情緒上の満足を提供してくれる、一定の仕掛けであって、もうすでに情緒上の満足が満たされているときには、特にそれにプラスする何かは必要ないわけです。
実体として奥様が見たりしていると、かえって邪魔だと。監視されているような気分になるとか、失敗を認められるんじゃないかと思ったりするとか、きっとそういうことが起こるんでしょうね。
非常にこの人の情緒は一見したところ安定。本人はエンジニアで仕事をしていて、奥さんがいて、
ガレージにこもっていれば仕事が進んで、大変自分は仕事ができる、情緒が安定した人間だと思っているかもしれませんが、大変不安定ですよね。
多分この奥様がいなくなったり、お亡くなりになったりすると、何が起こっているのかわからないんだけど、仕事は手につかないし、とても寂しいし、
よくわからないところに出かけて、よくわからないところでお酒を飲んだりして、
自分に何が起こっているかがさっぱりわからないってことになるような、そういう印象のお話。
これ結局私たちはデフォルトで甘えようとしているっていうふうに、一言スコンと入れるだけで、この人にとって常に満たされていなければならないものは何なのかすぐわかると思うんですよ。

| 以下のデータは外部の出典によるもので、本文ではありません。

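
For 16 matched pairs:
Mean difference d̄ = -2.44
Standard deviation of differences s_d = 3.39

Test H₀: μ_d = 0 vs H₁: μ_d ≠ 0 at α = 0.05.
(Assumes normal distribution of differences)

Answer: t = -2.8791, reject H₀

Derivation:
df = n - 1 = 15
SE = s_d/√n = 3.39/√16 = 0.8475
t = d̄/SE = -2.44/0.8475 = -2.8791
Critical value: t_{0.025,15} = ±2.131
p-value ≈ 0.0115
Decision: reject H₀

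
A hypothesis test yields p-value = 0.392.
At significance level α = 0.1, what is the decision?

Compare p-value to α:
0.392 ≥ 0.1
Decision: fail to reject H₀

Answer: fail to reject H₀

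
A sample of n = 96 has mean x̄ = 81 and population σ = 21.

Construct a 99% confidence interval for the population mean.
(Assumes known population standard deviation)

Answer: (75.4789, 86.5211)

Derivation:
Confidence level: 99%, α = 0.01
z_0.005 = 2.576
SE = σ/√n = 21/√96 = 2.1433
Margin of error = 2.576 × 2.1433 = 5.5211
CI: x̄ ± margin = 81 ± 5.5211
CI: (75.4789, 86.5211)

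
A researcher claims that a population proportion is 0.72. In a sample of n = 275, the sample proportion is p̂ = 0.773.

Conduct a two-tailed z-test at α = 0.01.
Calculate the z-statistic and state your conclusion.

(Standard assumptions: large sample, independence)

Answer: z = 1.9575, fail to reject H₀

Derivation:
H₀: p = 0.72, H₁: p ≠ 0.72
Standard error: SE = √(p₀(1-p₀)/n) = √(0.72×0.28/275) = 0.027076
z-statistic: z = (p̂ - p₀)/SE = (0.773 - 0.72)/0.027076 = 1.9575
Critical value: z_0.005 = ±2.576
p-value = 0.0503
Decision: fail to reject H₀ at α = 0.01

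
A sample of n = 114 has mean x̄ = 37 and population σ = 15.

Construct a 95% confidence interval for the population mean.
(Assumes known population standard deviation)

Answer: (34.2464, 39.7536)

Derivation:
Confidence level: 95%, α = 0.05
z_0.025 = 1.960
SE = σ/√n = 15/√114 = 1.4049
Margin of error = 1.960 × 1.4049 = 2.7536
CI: x̄ ± margin = 37 ± 2.7536
CI: (34.2464, 39.7536)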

どうしたら満たされるようになるんでしょうとか、どうしたら他人が甘えさせてくれるんでしょうっていうふうに、この文脈で問われることがあるんですけど、それは奇妙な問いだと僕は思うんです。
どう考えてもこういうことであるならば、人の甘えを満たしてあげることが一番いいですよ。
ドイさんのカウンセリングの本でちょっとぐらい損をしてもいいじゃないですかと言ったというのがまさにそうですよね。
そうすることで患者は落ち着くわけです。そうするとドイさんも落ち着けるじゃないですか。
この甘えの提供と提供されることが、甘えというのは結局同時に成立するんですよね。
親が子供にのせあわせるときのことを考えれば一目瞭然というかすぐわかることで、
とにかくいろいろニーズを提供するけど泣き止まない。
間は親も自分が安心したり満足したりはできないんですよ。
ところがミルクをあげた途端にすやすやと寝始めた。
ホッとする。これがつまり親は子供を甘えさせるんだけど、同時に子供に甘えようとしているわけです。
だから自分が満たされるとホッとして安心してくつろげるわけじゃないですか。
甘えというのはつまり、どっちがどっちをというよりは同時に両者をという形を必ず取るものだろうと思います。